With the $SPX/SPY solidly intrenched in a short-term downtrend and the previously discussed 20/50 ema death cross just one red close away, the SPY may offer an objective short entry for aggressive traders looking to add some short exposure and/or chance to reduce some long exposure.
The SPY has gapped about 1/2 way between R1(1st resistance) & R2. Gaps are often filled once prices enter from above or below and as such, a push to up to the R2 level before prices reverse is possible. However, considering the current near-term trend is still lower, the SPY (or any $SPX proxy trading vehicle, such as the ES minis, SDS, etc..) may offer an objective short entry here with a relatively tight stop above the R2 level.

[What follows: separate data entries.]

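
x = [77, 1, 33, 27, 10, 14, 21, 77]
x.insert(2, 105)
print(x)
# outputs [77, 1, 105, 33, 27, 10, 14, 21, 77]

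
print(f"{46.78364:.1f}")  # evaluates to 46.8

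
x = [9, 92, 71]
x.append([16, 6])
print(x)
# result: [9, 92, 71, [16, 6]]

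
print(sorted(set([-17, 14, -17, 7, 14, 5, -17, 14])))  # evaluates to [-17, 5, 7, 14]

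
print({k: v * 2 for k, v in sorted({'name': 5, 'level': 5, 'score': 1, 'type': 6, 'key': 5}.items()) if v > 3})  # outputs {'key': 10, 'level': 10, 'name': 10, 'type': 12}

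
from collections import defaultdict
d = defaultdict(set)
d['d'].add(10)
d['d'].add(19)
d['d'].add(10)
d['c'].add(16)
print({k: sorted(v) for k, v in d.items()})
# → {'d': [10, 19], 'c': [16]}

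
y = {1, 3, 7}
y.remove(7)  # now {1, 3}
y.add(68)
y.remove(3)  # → {1, 68}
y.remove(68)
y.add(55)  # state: {1, 55}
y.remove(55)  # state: {1}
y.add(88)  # {1, 88}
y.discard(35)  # {1, 88}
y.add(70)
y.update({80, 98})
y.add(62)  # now {1, 62, 70, 80, 88, 98}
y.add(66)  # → {1, 62, 66, 70, 80, 88, 98}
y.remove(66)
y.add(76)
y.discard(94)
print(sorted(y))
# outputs [1, 62, 70, 76, 80, 88, 98]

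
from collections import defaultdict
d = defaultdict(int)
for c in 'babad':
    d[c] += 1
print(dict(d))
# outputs {'b': 2, 'a': 2, 'd': 1}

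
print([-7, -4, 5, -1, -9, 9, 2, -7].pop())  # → -7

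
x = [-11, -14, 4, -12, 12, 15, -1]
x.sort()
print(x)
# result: [-14, -12, -11, -1, 4, 12, 15]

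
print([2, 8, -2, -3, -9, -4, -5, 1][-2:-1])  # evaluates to [-5]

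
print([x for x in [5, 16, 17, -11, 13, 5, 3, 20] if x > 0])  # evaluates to [5, 16, 17, 13, 5, 3, 20]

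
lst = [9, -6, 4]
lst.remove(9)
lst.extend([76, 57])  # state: [-6, 4, 76, 57]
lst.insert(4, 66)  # [-6, 4, 76, 57, 66]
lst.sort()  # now [-6, 4, 57, 66, 76]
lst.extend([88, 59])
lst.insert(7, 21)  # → [-6, 4, 57, 66, 76, 88, 59, 21]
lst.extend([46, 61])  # [-6, 4, 57, 66, 76, 88, 59, 21, 46, 61]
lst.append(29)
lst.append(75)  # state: [-6, 4, 57, 66, 76, 88, 59, 21, 46, 61, 29, 75]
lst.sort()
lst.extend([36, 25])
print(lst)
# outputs [-6, 4, 21, 29, 46, 57, 59, 61, 66, 75, 76, 88, 36, 25]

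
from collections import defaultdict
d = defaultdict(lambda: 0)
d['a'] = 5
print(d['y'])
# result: 0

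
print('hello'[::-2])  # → olh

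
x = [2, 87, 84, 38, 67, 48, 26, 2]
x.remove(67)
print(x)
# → [2, 87, 84, 38, 48, 26, 2]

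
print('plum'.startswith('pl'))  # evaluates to True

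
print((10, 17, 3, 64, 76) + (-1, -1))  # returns (10, 17, 3, 64, 76, -1, -1)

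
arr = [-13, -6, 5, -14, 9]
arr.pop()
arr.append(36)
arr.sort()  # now [-14, -13, -6, 5, 36]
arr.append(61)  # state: [-14, -13, -6, 5, 36, 61]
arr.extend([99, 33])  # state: [-14, -13, -6, 5, 36, 61, 99, 33]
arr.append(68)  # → [-14, -13, -6, 5, 36, 61, 99, 33, 68]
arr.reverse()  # [68, 33, 99, 61, 36, 5, -6, -13, -14]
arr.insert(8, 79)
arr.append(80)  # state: [68, 33, 99, 61, 36, 5, -6, -13, 79, -14, 80]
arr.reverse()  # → [80, -14, 79, -13, -6, 5, 36, 61, 99, 33, 68]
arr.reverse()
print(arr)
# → [68, 33, 99, 61, 36, 5, -6, -13, 79, -14, 80]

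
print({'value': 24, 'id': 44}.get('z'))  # None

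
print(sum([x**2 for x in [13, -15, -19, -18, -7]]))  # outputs 1128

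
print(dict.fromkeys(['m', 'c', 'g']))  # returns {'m': None, 'c': None, 'g': None}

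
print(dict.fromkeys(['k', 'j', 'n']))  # {'k': None, 'j': None, 'n': None}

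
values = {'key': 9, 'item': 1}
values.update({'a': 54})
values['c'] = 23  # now {'key': 9, 'item': 1, 'a': 54, 'c': 23}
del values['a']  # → {'key': 9, 'item': 1, 'c': 23}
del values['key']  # {'item': 1, 'c': 23}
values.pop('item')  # 1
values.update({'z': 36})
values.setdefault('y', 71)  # 71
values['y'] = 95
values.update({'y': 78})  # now {'c': 23, 'z': 36, 'y': 78}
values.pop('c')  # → 23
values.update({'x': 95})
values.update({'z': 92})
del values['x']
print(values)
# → {'z': 92, 'y': 78}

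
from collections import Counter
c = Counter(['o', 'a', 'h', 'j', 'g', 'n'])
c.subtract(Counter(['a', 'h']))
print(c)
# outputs Counter({'o': 1, 'j': 1, 'g': 1, 'n': 1, 'a': 0, 'h': 0})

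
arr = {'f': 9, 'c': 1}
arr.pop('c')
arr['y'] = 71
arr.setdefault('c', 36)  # 36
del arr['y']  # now {'f': 9, 'c': 36}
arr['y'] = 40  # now {'f': 9, 'c': 36, 'y': 40}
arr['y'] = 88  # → {'f': 9, 'c': 36, 'y': 88}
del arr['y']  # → {'f': 9, 'c': 36}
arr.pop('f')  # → 9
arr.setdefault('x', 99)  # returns 99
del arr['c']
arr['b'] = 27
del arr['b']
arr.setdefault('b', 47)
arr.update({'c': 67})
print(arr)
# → {'x': 99, 'b': 47, 'c': 67}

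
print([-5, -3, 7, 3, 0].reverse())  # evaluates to None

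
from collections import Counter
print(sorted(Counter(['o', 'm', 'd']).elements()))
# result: ['d', 'm', 'o']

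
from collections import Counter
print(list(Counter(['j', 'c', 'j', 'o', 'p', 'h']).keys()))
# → ['j', 'c', 'o', 'p', 'h']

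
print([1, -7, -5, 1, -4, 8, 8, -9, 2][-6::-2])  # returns [1, -7]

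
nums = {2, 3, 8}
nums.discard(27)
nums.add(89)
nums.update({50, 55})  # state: {2, 3, 8, 50, 55, 89}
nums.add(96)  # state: {2, 3, 8, 50, 55, 89, 96}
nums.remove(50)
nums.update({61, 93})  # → {2, 3, 8, 55, 61, 89, 93, 96}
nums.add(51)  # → {2, 3, 8, 51, 55, 61, 89, 93, 96}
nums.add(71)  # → {2, 3, 8, 51, 55, 61, 71, 89, 93, 96}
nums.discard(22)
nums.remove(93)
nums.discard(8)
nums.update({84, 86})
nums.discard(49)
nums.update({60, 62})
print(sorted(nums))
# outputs [2, 3, 51, 55, 60, 61, 62, 71, 84, 86, 89, 96]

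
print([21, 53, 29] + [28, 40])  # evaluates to [21, 53, 29, 28, 40]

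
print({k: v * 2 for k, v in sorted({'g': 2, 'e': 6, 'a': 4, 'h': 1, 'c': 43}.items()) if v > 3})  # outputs {'a': 8, 'c': 86, 'e': 12}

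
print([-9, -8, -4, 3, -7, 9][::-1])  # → [9, -7, 3, -4, -8, -9]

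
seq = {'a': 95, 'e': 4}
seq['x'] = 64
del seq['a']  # {'e': 4, 'x': 64}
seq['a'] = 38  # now {'e': 4, 'x': 64, 'a': 38}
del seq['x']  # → {'e': 4, 'a': 38}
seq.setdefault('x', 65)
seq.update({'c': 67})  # {'e': 4, 'a': 38, 'x': 65, 'c': 67}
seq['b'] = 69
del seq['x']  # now {'e': 4, 'a': 38, 'c': 67, 'b': 69}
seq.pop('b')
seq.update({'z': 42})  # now {'e': 4, 'a': 38, 'c': 67, 'z': 42}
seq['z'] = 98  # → {'e': 4, 'a': 38, 'c': 67, 'z': 98}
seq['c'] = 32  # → {'e': 4, 'a': 38, 'c': 32, 'z': 98}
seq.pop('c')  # 32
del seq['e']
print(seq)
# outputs {'a': 38, 'z': 98}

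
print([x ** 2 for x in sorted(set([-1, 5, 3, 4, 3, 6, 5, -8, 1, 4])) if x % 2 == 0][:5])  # [64, 16, 36]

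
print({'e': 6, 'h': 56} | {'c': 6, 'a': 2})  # {'e': 6, 'h': 56, 'c': 6, 'a': 2}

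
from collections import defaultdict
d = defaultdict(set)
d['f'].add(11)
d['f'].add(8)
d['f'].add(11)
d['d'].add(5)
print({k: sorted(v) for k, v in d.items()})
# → {'f': [8, 11], 'd': [5]}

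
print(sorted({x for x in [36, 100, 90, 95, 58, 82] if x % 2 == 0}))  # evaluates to [36, 58, 82, 90, 100]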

My preferred scenario would have prices turning lower immediately or shortly after the open today although a move up to the R2 level (165.89) today or tomorrow is not out of the question. If, by chance, the R2 level is clearly taken out, a move up to R3 would then be likely. Anything move above that the R4 level (orange downtrend line) would quickly begin to chip away at the bearish scenario & open the door to new highs. However, if today’s gap is faded and especially if the SPY manages to print a red close, not only will that be a psychological blow to the bulls but it would also trigger the aforementioned 20/50 death cross on the daily $SPX, indicating that a new intermediate-term downtrend is most likely underway.